Hot House (Shimon Dotan, 2006): Israel

Reviewed by Richard Feilden.  Viewed at the Santa Barbara Human Rights Festival.

Hot House, from director Shimon Dotan, offers its audience a glimpse inside the Israeli prisons which house captured members of Palestinian organizations such as Hamas and Fatah. We get interviews with men and women, prison officials, convicted killers and people running for office. Unfortunately the director wraps these compelling images within a directionless structure that left me bored.

The film focuses on the politicization of the ten thousand held in places such as Be’er Shiva Prison, offering a mix of hope and horror. Some prisoners talk of engaging the Israeli’s in dialogue when they finally emerge from their incarceration whilst others speak proudly of the horrors that they have visited on others and those that they would commit upon their release. The prisoners, now with time on their hands, talk of the opportunities that they have been presented with since their arrest, studying for degrees in areas such as political science. Where they thought only of violence towards their occupiers before, they speak of finding accord and offer the hope of peace in the future.

Yet for every moment of hope that the film maker offers us, there is a moment of stomach churning disgust. A young man, who will hopefully be cured of his twisted views by maturity, speaks of the pride he would have in raising children. He could think of nothing finer, he reveals to his interviewer with glee, than being able to personally strap explosives to the fruit of his loins and sending them off as tiny suicide bombers. More repugnant still (if only because this man’s words might be dismissed as pathetic, immature posturing) is the ex-television presenter who speaks with pride of being able to help a man who detonated himself within a crowded restaurant to achieve his dream of becoming a martyr for his beliefs. She has no regret, she says, that three children were killed in the blast. She smiles her made-for-TV smile as she reveals this; only the subtlest of cracks in her mask forming when she is told of the much higher number of infants that she actually condemned to death.

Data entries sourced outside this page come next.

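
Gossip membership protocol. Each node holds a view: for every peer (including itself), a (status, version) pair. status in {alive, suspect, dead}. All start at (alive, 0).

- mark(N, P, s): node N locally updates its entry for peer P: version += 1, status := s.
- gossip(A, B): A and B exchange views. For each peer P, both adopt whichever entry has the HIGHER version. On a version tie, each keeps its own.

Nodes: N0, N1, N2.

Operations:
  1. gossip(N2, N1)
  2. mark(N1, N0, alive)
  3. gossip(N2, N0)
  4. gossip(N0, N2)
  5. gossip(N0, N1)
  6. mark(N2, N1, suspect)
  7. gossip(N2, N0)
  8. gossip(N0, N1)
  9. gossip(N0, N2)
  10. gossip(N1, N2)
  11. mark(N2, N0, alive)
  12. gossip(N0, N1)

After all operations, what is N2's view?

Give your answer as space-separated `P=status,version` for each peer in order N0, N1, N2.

Answer: N0=alive,2 N1=suspect,1 N2=alive,0

Derivation:
Op 1: gossip N2<->N1 -> N2.N0=(alive,v0) N2.N1=(alive,v0) N2.N2=(alive,v0) | N1.N0=(alive,v0) N1.N1=(alive,v0) N1.N2=(alive,v0)
Op 2: N1 marks N0=alive -> (alive,v1)
Op 3: gossip N2<->N0 -> N2.N0=(alive,v0) N2.N1=(alive,v0) N2.N2=(alive,v0) | N0.N0=(alive,v0) N0.N1=(alive,v0) N0.N2=(alive,v0)
Op 4: gossip N0<->N2 -> N0.N0=(alive,v0) N0.N1=(alive,v0) N0.N2=(alive,v0) | N2.N0=(alive,v0) N2.N1=(alive,v0) N2.N2=(alive,v0)
Op 5: gossip N0<->N1 -> N0.N0=(alive,v1) N0.N1=(alive,v0) N0.N2=(alive,v0) | N1.N0=(alive,v1) N1.N1=(alive,v0) N1.N2=(alive,v0)
Op 6: N2 marks N1=suspect -> (suspect,v1)
Op 7: gossip N2<->N0 -> N2.N0=(alive,v1) N2.N1=(suspect,v1) N2.N2=(alive,v0) | N0.N0=(alive,v1) N0.N1=(suspect,v1) N0.N2=(alive,v0)
Op 8: gossip N0<->N1 -> N0.N0=(alive,v1) N0.N1=(suspect,v1) N0.N2=(alive,v0) | N1.N0=(alive,v1) N1.N1=(suspect,v1) N1.N2=(alive,v0)
Op 9: gossip N0<->N2 -> N0.N0=(alive,v1) N0.N1=(suspect,v1) N0.N2=(alive,v0) | N2.N0=(alive,v1) N2.N1=(suspect,v1) N2.N2=(alive,v0)
Op 10: gossip N1<->N2 -> N1.N0=(alive,v1) N1.N1=(suspect,v1) N1.N2=(alive,v0) | N2.N0=(alive,v1) N2.N1=(suspect,v1) N2.N2=(alive,v0)
Op 11: N2 marks N0=alive -> (alive,v2)
Op 12: gossip N0<->N1 -> N0.N0=(alive,v1) N0.N1=(suspect,v1) N0.N2=(alive,v0) | N1.N0=(alive,v1) N1.N1=(suspect,v1) N1.N2=(alive,v0)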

No matter what their cause, no matter how they and their people have suffered, these are monsters and they condemn themselves with their own words.

The film also reveals the tight bonding and the organization by the incarcerated men and women, allowing them to plan and strategize in ways that were impossible outside of the prison walls. In a way, locking these men and women up has allowed their political organizations to flourish and their status as martyrs grants them influence within their organizations and the Palestinian population at large. When political candidates are arrested just before the recent election in which Hamas took control of the Palestinian government, the film asks whether these actions, along with pressure from the Israeli and US governments, actually handed Hamas the election by creating an atmosphere in which people felt compelled to vote for the people they were told not to vote for. Did America once again create the monster that plagues it?

Unfortunately film has no structure. It charts the year before the election with no sense of build up, nor does it seem to reveal much new after it has revealed the effectiveness of the structures within the prisons. The tidbits that it drops regarding the arrests of the activists come few and far between, surrounded by laughing men discussing the available TV channels and women painting murals on the walls outside of their cells. The pacing is completely flat and leaves the film feeling far, far longer than its 89 minute running time. The film squanders its moments and I cannot recommend it.

Many thanks to the organizers of the 3rd Santa Barbara Human Rights Film Festival for providing passes to their event.